“Your life is like a jar of jelly beans.”

2 Mar

The title of this post is a quote said frequently by one of my favorite professors: Mr. Smith. And it just seemed appropriate for this post.

Here are some fantastic things I have in my life as of now:

1. Friends who tolerate me even when I am at my worst.
2. Family
3. A church that I am growing to love.
4. Dancing
5. A small job.
6. An idea of where I want to go with my life.

And with these things I am mostly content… Like 98% content.
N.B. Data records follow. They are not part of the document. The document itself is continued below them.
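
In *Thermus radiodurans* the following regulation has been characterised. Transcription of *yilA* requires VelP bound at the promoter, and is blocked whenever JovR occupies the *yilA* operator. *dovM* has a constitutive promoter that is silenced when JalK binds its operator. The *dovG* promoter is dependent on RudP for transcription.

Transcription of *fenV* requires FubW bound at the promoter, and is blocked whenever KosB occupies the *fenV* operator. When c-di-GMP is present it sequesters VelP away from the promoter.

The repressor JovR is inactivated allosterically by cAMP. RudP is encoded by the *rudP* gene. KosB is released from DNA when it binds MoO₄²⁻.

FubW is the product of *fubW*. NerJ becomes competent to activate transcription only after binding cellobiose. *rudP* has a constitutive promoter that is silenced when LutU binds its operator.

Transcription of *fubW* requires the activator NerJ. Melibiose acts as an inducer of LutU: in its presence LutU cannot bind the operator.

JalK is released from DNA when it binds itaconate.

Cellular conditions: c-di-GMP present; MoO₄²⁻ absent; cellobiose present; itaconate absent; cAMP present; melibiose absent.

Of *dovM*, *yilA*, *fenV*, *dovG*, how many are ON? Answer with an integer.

Itaconate is absent, so JalK is active.
With repressor JalK bound, *dovM* is not transcribed.
→ *dovM* is OFF.
cAMP is present, so JovR is inactive.
c-di-GMP is present, so VelP is inactive.
Required activator VelP is absent, so *yilA* is not transcribed.
→ *yilA* is OFF.
Cellobiose is present, so NerJ is active.
No repressor is bound and NerJ is active, so *fubW* is transcribed.
So FubW is produced and active.
MoO₄²⁻ is absent, so KosB is active.
With repressor KosB bound, *fenV* is not transcribed.
→ *fenV* is OFF.
Melibiose is absent, so LutU is active.
With repressor LutU bound, *rudP* is not transcribed.
So RudP is not produced.
Required activator RudP is absent, so *dovG* is not transcribed.
→ *dovG* is OFF.
0 of the 4 genes are transcribed.

0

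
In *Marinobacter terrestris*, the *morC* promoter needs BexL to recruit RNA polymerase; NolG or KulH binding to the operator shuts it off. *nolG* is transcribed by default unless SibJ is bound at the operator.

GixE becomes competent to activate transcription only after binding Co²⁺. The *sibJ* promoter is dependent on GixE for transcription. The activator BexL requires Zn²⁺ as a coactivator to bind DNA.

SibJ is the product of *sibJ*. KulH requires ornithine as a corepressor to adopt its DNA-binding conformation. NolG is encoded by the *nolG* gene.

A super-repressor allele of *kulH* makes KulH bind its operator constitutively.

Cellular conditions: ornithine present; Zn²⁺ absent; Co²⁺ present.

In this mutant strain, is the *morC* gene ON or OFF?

Co²⁺ is present, so GixE is active.
No repressor is bound and GixE is active, so *sibJ* is transcribed.
So SibJ is produced and active.
With repressor SibJ bound, *nolG* is not transcribed.
So NolG is not produced.
KulH is constitutively active in this strain.
Zn²⁺ is absent, so BexL is inactive.
With repressor KulH bound, *morC* is not transcribed.

OFF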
Life never goes completely how we expect it to… it simply happens. You can either force it to happen the way you had planned or you can just go with whatever is thrown at you. For most of my life I think I always tried to make things happen the way I wanted and only finally in the last couple of months I must have subconsciously decided that in order for me to be content and pleasantly happy I simply had to “go with the flow”.
For example in October, I finally found a grad school program that I knew was perfect for me and it was Mass Art or nothing, well after rushing a portfolio and getting things submitted hours after the actual deadline, and then spending the past month and a half waiting to hear back from admissions, I came to the realization that something must have not have been received in time. Just because something didn’t go right this time, doesn’t mean I am giving up, it means I have almost an entire year to get everything together and get an amazing portfolio completed. Because I will get into Mass Art.

I am also determined to live in Massachusetts starting next fall. Most of the dancing and hanging out with people, has been in MA… Two hours driving total.. is a lot of driving. Honestly, it’s been worth the drive.

For two Sunday’s I have been going to a church up in Massachusetts, it’s a bit of a drive but I am happy to make that drive, because church has been an important part of my life and I’ve been neglecting it in the past few years. Not because I stopped liking it but because my home church didn’t feel like home anymore. I had gone away to school in Virginia and came home and didn’t know anyone at the church when I came back, and felt like I wasn’t being filled spiritually in the I needed. This new church was incredibly welcoming (it helps that a few of my friends go to the church) and I already feel like I am supposed to be there. Through church and some of my newer friends that I have made through dancing and being to share my faith with them I feel walls in my heart falling down and burdens feeling lighter.

Finally, I am starting to feel balanced and content and peace. I like that feeling.